A Culinary Odyssey: Raffles Hotel Le Royal Phnom Penh's Revitalized Traditional Modern Khmer Cuisine at Restaurant Le Royal

Embarking on a culinary journey at Raffles Hotel Le Royal's renowned Restaurant Le Royal, guests find themselves immersed in an exquisite fusion of traditional Khmer cuisine and contemporary innovation. Following a meticulous refurbishment, this over 90-year-old establishment exudes sophistication, seamlessly blending authentic Khmer flavors with modern elegance.

Image by Raffles Hotel Le Royal Phnom Penh

The restaurant's refined interior, adorned with exquisite original artwork against pristine white walls, sets the stage for an evening of culinary delights. Overlooking a lush courtyard through arched windows, patrons are treated to a setting that perfectly complements the rich tapestry of flavors awaiting them.

Raffle Hotel Le Royal Phnom Penh

Executive Chef Martin Becquart, a culinary virtuoso, curates a menu that pays homage to Cambodia's culinary heritage while introducing a modern twist. The revamped offerings promise a tantalizing experience that captures the essence of Royal Khmer cuisine.

 Executive Chef Martin Becquart - Image by Raffles Hotel Le Royal Phnom Penh

Among the highlights is the Norway Salmon Salad, a delightful fusion of lemongrass, spicy chili sauce, lemon juice, and fresh herbs, with a unique touch of fish mint, inspired by Plear Trey Salmon Neung Teok Trey Bok. Aptly named for its special fishy taste, this herb adds an unconventional and remarkable element to the dish. While some may find this flavor profile intriguing and visually appealing, others might approach it with varying preferences. The salad, however, succeeds in creating a tantalizing experience for those open to culinary exploration.

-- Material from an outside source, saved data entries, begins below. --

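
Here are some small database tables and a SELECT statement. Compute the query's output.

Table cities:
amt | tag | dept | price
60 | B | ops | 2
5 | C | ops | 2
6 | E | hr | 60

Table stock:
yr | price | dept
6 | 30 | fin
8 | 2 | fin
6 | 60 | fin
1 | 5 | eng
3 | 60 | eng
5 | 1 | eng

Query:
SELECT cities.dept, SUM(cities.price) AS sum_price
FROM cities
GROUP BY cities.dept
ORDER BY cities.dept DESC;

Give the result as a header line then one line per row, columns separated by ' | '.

After GROUP BY (2 rows):
cities.dept | sum_price
ops | 4
hr | 60
After ORDER BY (2 rows):
cities.dept | sum_price
ops | 4
hr | 60

== RESULT ==
cities.dept | sum_price
ops | 4
hr | 60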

Norway Salmon Salad - Plear Trey Salmon Neung Teok Trey Bok

 

The Duck Sour Soup, featuring fresh curry, green sour leaves, and organic vegetables, pays homage to Somlor Machou Kreoung Tea Neung Sleuk Thneng, creating a harmonious blend of flavors in the consommé. 

Duck Sour Soup - Somlor Machou Kreoung Tea Neung Sleuk Thneng

The Stir-Fried Takeo Lobster, a contemporary take on Chean Bangkorng Jeamouy Trop Doth Neung Sleuk Mrasprov, impresses with its combination of Mekong lobster, grilled eggplant, minced chicken, hot basil, and baby green mustard.

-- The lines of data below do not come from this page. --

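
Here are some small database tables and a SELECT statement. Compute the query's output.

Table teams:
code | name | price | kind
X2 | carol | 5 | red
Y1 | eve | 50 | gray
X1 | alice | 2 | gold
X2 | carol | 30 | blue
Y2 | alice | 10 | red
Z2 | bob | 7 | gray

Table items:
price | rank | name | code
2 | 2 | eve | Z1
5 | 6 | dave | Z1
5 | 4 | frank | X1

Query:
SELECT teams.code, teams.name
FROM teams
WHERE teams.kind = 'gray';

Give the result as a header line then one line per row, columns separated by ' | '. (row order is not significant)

== RESULT ==
teams.code | teams.name
Y1 | eve
Z2 | bob

Derivation:
After WHERE (2 rows):
teams.code | teams.name | teams.price | teams.kind
Y1 | eve | 50 | gray
Z2 | bob | 7 | gray
After SELECT (2 rows):
teams.code | teams.name
Y1 | eve
Z2 | bob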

Stir-Fried Takeo Lobster - Chean Bangkorng Jeamouy Trop Doth Neung Sleuk Mrasprov

However, the Pork Belly Stew, or known as Khor Sach Chrouk Bey Choin Neungporng Krouch, leans towards a sweetness that might not suit everyone's palate, as this dish introduces a distinctive caramel toffee-ish note courtesy of Cambodia’s famous local palm sugar. Executive Chef Martin Becquart said, “Restaurant Le Royal offers an extraordinary dining experience with Royal Khmer recipes passed down by decree from the royal palace. It's an authentic, distinctive, and truly memorable place.”

Pork Belly Stew - Khor Sach Chrouk Bey Choin Neungporng Krouch

No less captivating is the Pear Cream Brulée, a sweet and satisfying conclusion to the culinary journey. With its crumble and salted palm sugar caramel, inspired by Num Ple Sari Scorprai, this dessert showcases the restaurant's commitment to culinary innovation, bringing a perfect balance of traditional and modern elements.

Pear Cream Brulée

Open for dinner from Tuesday to Sunday, the restaurant provides an enchanting backdrop enhanced by a piano soloist serenading diners with traditional Cambodian classics from the golden era. A regular sabrage ceremony adds a touch of spectacle to the overall dining experience.

Private Dining Room - Restaurant Le Royal

Raffles Hotel Le Royal, dating back to its opening in 1929, stands as a symbol of timeless luxury. Following a meticulous one-year restoration project in 2019, the 175 rooms and suites have been revitalized, preserving the hotel's historic charm while embracing the demands of the modern era.

In conclusion, Restaurant Le Royal at Raffles Le Royal Phnom Penh offers not just a meal but an exploration of Cambodia's culinary history and showcases the restaurant's commitment to culinary innovation and the seamless integration of traditional and modern elements.